I'm going to have to get my ferret radar out and come a calling on you Keith. I'm in love with those gorgeous boys. OOh how I'd love to give those a cuddle.


----------



## DKDREAM (Sep 15, 2008)

Lavenderb said:


> I'm going to have to get my ferret radar out and come a calling on you Keith. I'm in love with those gorgeous boys. OOh how I'd love to give those a cuddle.


awww thanks, Ozzy is hyper he loves playing, but he loves cuddles


----------



## DKDREAM (Sep 15, 2008)

Another of Ozzy he is moulting, hence his legs being thin, but the hair is coming back now.


----------



## Lavenderb (Jan 27, 2009)

Do you get many chances to go out and play with them? I can't resist ferret games, they are so hilarious.


----------



## DKDREAM (Sep 15, 2008)

Lavenderb said:


> Do you get many chances to go out and play with them? I can't resist ferret games, they are so hilarious.


I play with the daily yeah love spending time with them its my way of chilling out.


----------



## Lavenderb (Jan 27, 2009)

Might sound a bit weird but I love sniffing the fur  and love their bellies when they are being tickled.


----------



## DKDREAM (Sep 15, 2008)

Lavenderb said:


> Might sound a bit weird but I love sniffing the fur  and love their bellies when they are being tickled.


i know what you mean lol its not wired ozzy play nips while you tickle his belly.


----------



## DKDREAM (Sep 15, 2008)

and here is grandad plug he is the sweetest ferret ever.


----------



## Lavenderb (Jan 27, 2009)

Awww how old is grandad Plug?


----------



## DKDREAM (Sep 15, 2008)

he is 3 nearly 4. he is going into winter coat hence him being lighter

ETA : he is Tia's dad


----------



## thedogsmother (Aug 28, 2008)

They are all so gorgeous, do you own Tias mum? I might need a thread all about Tia and her relatives


----------



## DKDREAM (Sep 15, 2008)

thedogsmother said:


> They are all so gorgeous, do you own Tias mum? I might need a thread all about Tia and her relatives


yeah her picture is on here (Moonshine)


----------



## thedogsmother (Aug 28, 2008)

I think Im in love with Tia and her family , how many family members do you own?


----------



## DKDREAM (Sep 15, 2008)

thedogsmother said:


> I think Im in love with Tia and her family , how many family members do you own?

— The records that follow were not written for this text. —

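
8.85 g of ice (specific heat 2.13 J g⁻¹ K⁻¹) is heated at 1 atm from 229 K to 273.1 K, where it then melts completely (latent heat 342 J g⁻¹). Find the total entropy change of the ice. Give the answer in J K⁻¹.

ΔS = 14.4 J/K

Warming step: ΔS₁ = m c ln(T_tr/T_i) = 8.85 × 2.13 × ln(273.1/229) = 3.32 J/K.
Phase change: ΔS₂ = +mL/T_tr = 8.85 × 342 / 273.1 = 11.08 J/K.
ΔS_total = (3.32) + (11.08) = 14.4 J/K.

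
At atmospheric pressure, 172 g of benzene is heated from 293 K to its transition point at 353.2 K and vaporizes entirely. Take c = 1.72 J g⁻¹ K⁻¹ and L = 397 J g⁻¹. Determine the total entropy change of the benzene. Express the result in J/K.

ΔS = 249 J/K

Warming step: ΔS₁ = m c ln(T_tr/T_i) = 172 × 1.72 × ln(353.2/293) = 55.28 J/K.
Phase change: ΔS₂ = +mL/T_tr = 172 × 397 / 353.2 = 193.3 J/K.
ΔS_total = (55.28) + (193.3) = 249 J/K.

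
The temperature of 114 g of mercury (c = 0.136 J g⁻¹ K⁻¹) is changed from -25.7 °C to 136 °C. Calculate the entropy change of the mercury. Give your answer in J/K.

ΔS = 7.8 J/K

In kelvin: T₁ = 247.45 K, T₂ = 409.15 K. ΔS = ∫dQ_rev/T = m c ln(T₂/T₁) = 114 × 0.136 × ln(409.15/247.45) = 7.8 J/K.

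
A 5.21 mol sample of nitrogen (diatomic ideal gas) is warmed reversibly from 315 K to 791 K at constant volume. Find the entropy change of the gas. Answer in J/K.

ΔS = 99.7 J/K

At constant volume, ΔS = nC_V ln(T₂/T₁) with C_V = 5R/2 = 20.79 J mol⁻¹ K⁻¹.
ΔS = 5.21 × 20.79 × ln(791/315) = 99.7 J/K.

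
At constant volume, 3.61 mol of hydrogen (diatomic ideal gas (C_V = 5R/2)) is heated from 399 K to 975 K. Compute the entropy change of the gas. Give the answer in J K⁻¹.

ΔS = 67 J/K

At constant volume, ΔS = nC_V ln(T₂/T₁) with C_V = 5R/2 = 20.79 J mol⁻¹ K⁻¹.
ΔS = 3.61 × 20.79 × ln(975/399) = 67 J/K.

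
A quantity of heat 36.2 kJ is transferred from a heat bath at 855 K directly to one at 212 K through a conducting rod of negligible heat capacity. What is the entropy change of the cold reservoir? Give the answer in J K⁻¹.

ΔS_cold = 171 J/K

The cold reservoir gains heat Q, so ΔS_cold = +Q/T_C = 36200/212 = 171 J/K.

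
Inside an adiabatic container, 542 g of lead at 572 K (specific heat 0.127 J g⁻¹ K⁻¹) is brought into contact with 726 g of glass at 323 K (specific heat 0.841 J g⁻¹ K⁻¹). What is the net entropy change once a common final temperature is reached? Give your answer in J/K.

Energy balance: T_f = (m₁c₁T₁ + m₂c₂T₂)/(m₁c₁ + m₂c₂) = 348.23 K.
ΔS₁ = m₁c₁ ln(T_f/T₁) = 68.834 × ln(348.23/572) = -34.16 J/K.
ΔS₂ = m₂c₂ ln(T_f/T₂) = 610.566 × ln(348.23/323) = 45.92 J/K.
ΔS_total = -34.16 + 45.92 = 11.8 J/K.

ΔS_total = 11.8 J/K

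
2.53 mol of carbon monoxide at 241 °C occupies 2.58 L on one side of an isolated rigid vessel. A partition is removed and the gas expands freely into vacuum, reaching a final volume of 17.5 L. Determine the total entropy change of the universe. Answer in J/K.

For an ideal gas in free expansion Q = 0 and W = 0, so T is unchanged.
Entropy is a state function; using a reversible isothermal path, ΔS_gas = nR ln(V₂/V₁) = 2.53 × 8.314 × ln(17.5/2.58) = 40.3 J/K.
The insulated surroundings exchange no heat, so ΔS_surr = 0 and ΔS_universe = ΔS_gas.

ΔS_universe = 40.3 J/K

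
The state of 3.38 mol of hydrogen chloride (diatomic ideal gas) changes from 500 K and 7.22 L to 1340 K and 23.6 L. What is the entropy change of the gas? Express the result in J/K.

ΔS = 103 J/K

Entropy is a state function: ΔS = nC_V ln(T₂/T₁) + nR ln(V₂/V₁), with C_V = 5R/2 = 20.79 J mol⁻¹ K⁻¹ for a diatomic ideal gas.
ΔS = 3.38 × [20.79 × ln(1340/500) + 8.314 × ln(23.6/7.22)] = 103 J/K.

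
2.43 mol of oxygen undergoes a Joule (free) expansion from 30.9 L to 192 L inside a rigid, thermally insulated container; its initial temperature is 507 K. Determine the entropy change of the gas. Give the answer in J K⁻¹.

For an ideal gas in free expansion Q = 0 and W = 0, so T is unchanged.
Entropy is a state function; using a reversible isothermal path, ΔS_gas = nR ln(V₂/V₁) = 2.43 × 8.314 × ln(192/30.9) = 36.9 J/K.

ΔS_gas = 36.9 J/K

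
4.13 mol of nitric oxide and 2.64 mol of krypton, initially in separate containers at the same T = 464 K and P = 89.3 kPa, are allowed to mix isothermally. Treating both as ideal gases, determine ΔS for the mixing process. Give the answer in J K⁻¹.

Mole fractions: x_A = 4.13/6.77 = 0.61, x_B = 0.39.
ΔS_mix = −R(n_A ln x_A + n_B ln x_B) = −8.314 × (4.13 ln 0.61 + 2.64 ln 0.39) = 37.6 J/K.

ΔS_mix = 37.6 J/K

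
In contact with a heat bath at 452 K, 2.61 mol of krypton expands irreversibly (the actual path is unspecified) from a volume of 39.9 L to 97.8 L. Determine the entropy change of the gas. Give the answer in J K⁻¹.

ΔS_gas = 19.5 J/K

Entropy is a state function, so ΔS_gas depends only on the end states.
For an isothermal ideal gas ΔS_gas = nR ln(V₂/V₁) = 2.61 × 8.314 × ln(97.8/39.9) = 19.5 J/K.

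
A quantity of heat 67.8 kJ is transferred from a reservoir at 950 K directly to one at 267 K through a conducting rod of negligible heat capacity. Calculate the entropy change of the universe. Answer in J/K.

ΔS_hot = −Q/T_H = −67800/950 = -71.37 J/K and ΔS_cold = +Q/T_C = 67800/267 = 253.9 J/K.
ΔS_total = -71.37 + 253.9 = 183 J/K, positive as the second law requires.

ΔS_total = 183 J/K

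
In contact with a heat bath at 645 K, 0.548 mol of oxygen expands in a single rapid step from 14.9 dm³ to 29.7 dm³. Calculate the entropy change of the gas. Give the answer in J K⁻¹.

Entropy is a state function, so ΔS_gas depends only on the end states.
For an isothermal ideal gas ΔS_gas = nR ln(V₂/V₁) = 0.548 × 8.314 × ln(29.7/14.9) = 3.14 J/K.

ΔS_gas = 3.14 J/K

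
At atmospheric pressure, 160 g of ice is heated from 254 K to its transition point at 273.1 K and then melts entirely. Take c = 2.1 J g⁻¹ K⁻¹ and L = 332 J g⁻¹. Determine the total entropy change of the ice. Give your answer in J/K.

Warming step: ΔS₁ = m c ln(T_tr/T_i) = 160 × 2.1 × ln(273.1/254) = 24.36 J/K.
Phase change: ΔS₂ = +mL/T_tr = 160 × 332 / 273.1 = 194.5 J/K.
ΔS_total = (24.36) + (194.5) = 219 J/K.

ΔS = 219 J/K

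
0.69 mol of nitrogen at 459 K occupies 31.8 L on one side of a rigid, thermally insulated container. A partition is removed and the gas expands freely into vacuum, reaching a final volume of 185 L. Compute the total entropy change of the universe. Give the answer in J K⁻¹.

No heat is exchanged and no work is done, so the ideal-gas temperature stays constant.
Entropy is a state function; using a reversible isothermal path, ΔS_gas = nR ln(V₂/V₁) = 0.69 × 8.314 × ln(185/31.8) = 10.1 J/K.
The insulated surroundings exchange no heat, so ΔS_surr = 0 and ΔS_universe = ΔS_gas.

ΔS_universe = 10.1 J/K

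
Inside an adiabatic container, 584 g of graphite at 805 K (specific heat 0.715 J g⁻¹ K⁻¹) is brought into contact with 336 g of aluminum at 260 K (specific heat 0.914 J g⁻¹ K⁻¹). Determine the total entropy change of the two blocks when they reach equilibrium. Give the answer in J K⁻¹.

ΔS_total = 102 J/K

Energy balance: T_f = (m₁c₁T₁ + m₂c₂T₂)/(m₁c₁ + m₂c₂) = 574.04 K.
ΔS₁ = m₁c₁ ln(T_f/T₁) = 417.56 × ln(574.04/805) = -141.2 J/K.
ΔS₂ = m₂c₂ ln(T_f/T₂) = 307.104 × ln(574.04/260) = 243.2 J/K.
ΔS_total = -141.2 + 243.2 = 102 J/K.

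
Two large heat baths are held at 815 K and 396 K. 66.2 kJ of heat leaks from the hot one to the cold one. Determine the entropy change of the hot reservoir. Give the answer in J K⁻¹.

The hot reservoir loses heat Q, so ΔS_hot = −Q/T_H = −66200/815 = -81.2 J/K.

ΔS_hot = -81.2 J/K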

i have 9 of tias babies her mum and dad and her brother.


----------



## Lavenderb (Jan 27, 2009)

thedogsmother said:


> I think Im in love with Tia and her family , how many family members do you own?


I fell in love with them first, back off Mrs Mod lol


----------



## thedogsmother (Aug 28, 2008)

DKDREAM said:


> i have 9 of tias babies her mum and dad and her brother.


Hmm 13, I could fit 13 ferrets in without my oh noticing, now all I have to do is work out where you live and distract you long enough so I can steal them all, also I have to get there before Lavenderb gets her hands on them


----------



## thedogsmother (Aug 28, 2008)

Lavenderb said:


> I fell in love with them first, back off Mrs Mod lol


Go near MY ferrets and youre banned


----------



## DKDREAM (Sep 15, 2008)

Pmsl you lot crack me up


----------



## Lavenderb (Jan 27, 2009)

thedogsmother said:


> Go near MY ferrets and youre banned


at least I won't be homeless with 13 ferrets when your OH finds out


----------



## LostGirl (Jan 16, 2009)

Gorgeous!!!

Fingers crossed a black one comes up in our rescue


----------